Base Ball Bear|足踏みしない3人の新たなスタート

ロックバンドはフィジカルが大事

──新作の「ポラリス」は内容が濃くて、同時にバンドサウンドの強さも伝わる4曲になってますね。例えば「PARK」なら、「みんながつらい時代なんかに慣れたくない」ということを歌ってたりして、閉塞感のある時代に風穴を開けようとしている印象も受けました。

小出 タイプの違う4曲を入れられたかなと思います。「PARK」ではラップをしてるんですけど、もともとラップをやろうと思ってたわけじゃないんです。リズム主体で曲を作っていくうちにラップがハマる気がして、「自分の歌唱表現の中にラップがあったな」って感じで。

堀之内 「試される」と「PARK」はリズム隊主導で作った作品なんですよね。関根さんが作ったベースのフレーズが最初にあって、それを膨らませていって形にできたことはまた自信にもなりました。演奏面でも、以前はこいちゃんか関根さんのどちらかがリズムを取ってた感じだったのが、どっちもメロディを担うように変わって、ベースがリフを弾くときも出てくるようになった。自分もリズムやビートに重きを置いて叩けるようになったので新鮮ですね。

関根 さっき言ったエネルギーをイメージしつつ、リズム隊から「こういうのどう?」と提示して、「ああ、いいね!」ってバンドで盛り上がって曲ができていく。そうなると、もう人数とか関係なくなるくらいで(笑)。

──むしろ迫力が増した感じがするし、主体性が濃くなってるのが音でわかります。

小出 フィジカルの強さは僕らの中でやっぱり大事ですね。ほかのバンドを観てても、自分が「カッコいいな」って思うのは、音数どうこう以前にフィジカル面が強い人たちなんです。オーディオ的にいいものを作りたい気持ちも当然ありますけど、それよりもライブで演奏すること、お客さんの前に立つことが常に頭にある。
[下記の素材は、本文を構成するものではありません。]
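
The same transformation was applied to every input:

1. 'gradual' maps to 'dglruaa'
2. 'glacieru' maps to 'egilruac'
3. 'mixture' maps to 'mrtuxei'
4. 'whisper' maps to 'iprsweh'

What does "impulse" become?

The rule is to sort the characters into alphabetical order, then move the first 2 characters to the end (rotate left by 2).
Starting from "impulse": after the first operation, "eilmpsu"; after the second, "lmpsuei".

lmpsuei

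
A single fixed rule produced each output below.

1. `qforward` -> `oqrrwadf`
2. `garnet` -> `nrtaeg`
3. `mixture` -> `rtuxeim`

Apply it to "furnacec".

The rule is to sort the characters into alphabetical order, then move the first 3 characters to the end (rotate left by 3).
Applying that to "furnacec" gives "efnruacc".

efnruacc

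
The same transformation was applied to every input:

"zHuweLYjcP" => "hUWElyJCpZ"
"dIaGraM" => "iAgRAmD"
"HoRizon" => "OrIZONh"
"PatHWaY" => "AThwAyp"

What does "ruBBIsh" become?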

関根 そうだね。ライブで演奏してナンボだと思う。ライブをやって感じたことを作品に還元していくのがロックバンドじゃないかな。

──DISC 2には「日比谷ノンフィクションVII」のライブ音源も収録されてますね。

小出 3人での演奏が音源化されてなかったし、総決算の1つとして野音の模様を録りました。でも、そのあとの名古屋のライブ(11月11日の愛知・DIAMOND HALL公演)のほうがよかったんですけどね。

関根堀之内 あはははは!(笑)

小出 「試される」を初披露した日ですね。あの日のほうがよかった!

関根 えー!

堀之内 ライブがどんどんよくなってるってことです。

小出 これはドキュメント、記録物だから。

堀之内 そうだね。二度と同じ演奏はできない。テンポだって、僕らは同期を使ってたりもしないので。

小出 野音はクソ速い。2000倍速い!

関根 うふふふ(笑)。

Base Ball Bear

「みんなどうやって悲しい気持ちを乗り越えてるのかな」

──DISC 1の話に戻るのですが、「Flame」は大きく言うと、時間というものについて考えた曲なんですか?
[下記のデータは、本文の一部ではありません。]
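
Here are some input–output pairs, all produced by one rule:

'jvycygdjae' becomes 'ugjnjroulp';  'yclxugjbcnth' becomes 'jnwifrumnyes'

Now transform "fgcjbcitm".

qrnumntex

The rule is to shift every letter 11 places forward in the alphabet (wrapping around).
So "fgcjbcitm" becomes "qrnumntex".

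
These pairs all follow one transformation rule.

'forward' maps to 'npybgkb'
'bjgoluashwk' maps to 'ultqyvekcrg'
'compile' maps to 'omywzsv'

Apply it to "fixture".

opshdeb

The transformation: shift every letter 10 places forward in the alphabet (wrapping around), then move the last character to the front.
Working it through for "fixture": intermediate "pshdebo", final "opshdeb".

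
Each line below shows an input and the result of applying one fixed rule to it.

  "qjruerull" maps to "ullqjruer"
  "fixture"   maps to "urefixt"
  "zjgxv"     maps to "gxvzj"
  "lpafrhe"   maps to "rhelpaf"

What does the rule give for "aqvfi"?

vfiaq

The transformation: move the last 3 characters to the front (rotate right by 3).
For "aqvfi" the result is "vfiaq".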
小出 ストーリーがあるものではなく、自分がいつも持ってた感覚を漠然と歌詞にするような落とし込み方ですね。イニシエーションと言いますか、通過儀礼みたいなものをテーマにしてます。生きてるとつらいこと、悲しいことっていろいろあるじゃないですか。ときには10年も引きずってしまうような。

──はい。

小出 だけど自分に限った話じゃなくて、誰しも何かしらを乗り越えたりしているものですよね。僕の倍くらいの年齢の人にもなれば、倍くらいのそういう出来事をきっと経験してて、どこかで何かしらの折り合いをつけてる。適度に折り合いをつけて大人になっていくし、しかもそれがたぶん死ぬまで続く。一生通過儀礼って感じで人生は進むんだろうなと思ったんです。なので、そういうバースデーソングにしました。

──歌詞から漂う悩ましさはそういうことでしたか。

小出 「みんなどうやって悲しい気持ちを乗り越えてるのかな」とか、わざわざ誰にも相談しないけど、誰しも考えることだとは思うんですよ。ただ、たぶん考えても答えがないことだなとわかってもいて。

──そうでしょうね。

小出 物語にして書けば一番早いけど、それだと限定的になってしまって、考えていることの漠然さが伝えられない。なので漠然としたことを漠然としたまま言葉にして、歌いながら今後考えていく。そういう詩的さもいいなと。これまで僕は「詞」のほうを意識して歌を書いてきたんですが、前作「光源」あたりからポエムとしての「詩」も意識するようになってきて。大人になるにつれて、そういう詩心(うたごころ)みたいなものを、少し形にできたのが「Flame」ですね。

堀之内 全体的にサウンドの新しさがある一方で、「Flame」はこいちゃんの歌も際立ってるよね。僕は今作に「絶対入れたい!」ってずっと言ってました。バランスが絶妙なんですよ。リズムが特に派手だったりということはないけど、このテンポ感で、弾きまくるギターソロもあって。

関根 私はやっぱりギタリストにソロを弾いてほしいので、リズムギターがないのを踏まえてベースでコード感を出すようにしたりもして。すでにある曲に対してベースラインを付けるんじゃなくて、ベースのフレーズから曲を作っていくのも含めて、何かと考え方をガラッと変えてます。

小出 どの曲もリードにできるけど、「Flame」みたいな曲をピックアップして聴いてもらうほうがいいと思ったんですよね。今言ったみたいに、決してわかりやすい曲ではないからこそ。今までだったらリード曲は「試される」になってたはず。でも、「Base Ball Bearがどんなバンドになってきたか」を表現するのに「Flame」は最適というか。今だから伝えたいですね。

堀之内 ギター、ベース、ドラムの音を聴くと誰が何をやってるのかがすごく鮮明にわかるし、何よりも歌がしっかり前に出てる。「Flame」では今のBase Ball Bearの3ピースがいい塩梅で味わえるはずです。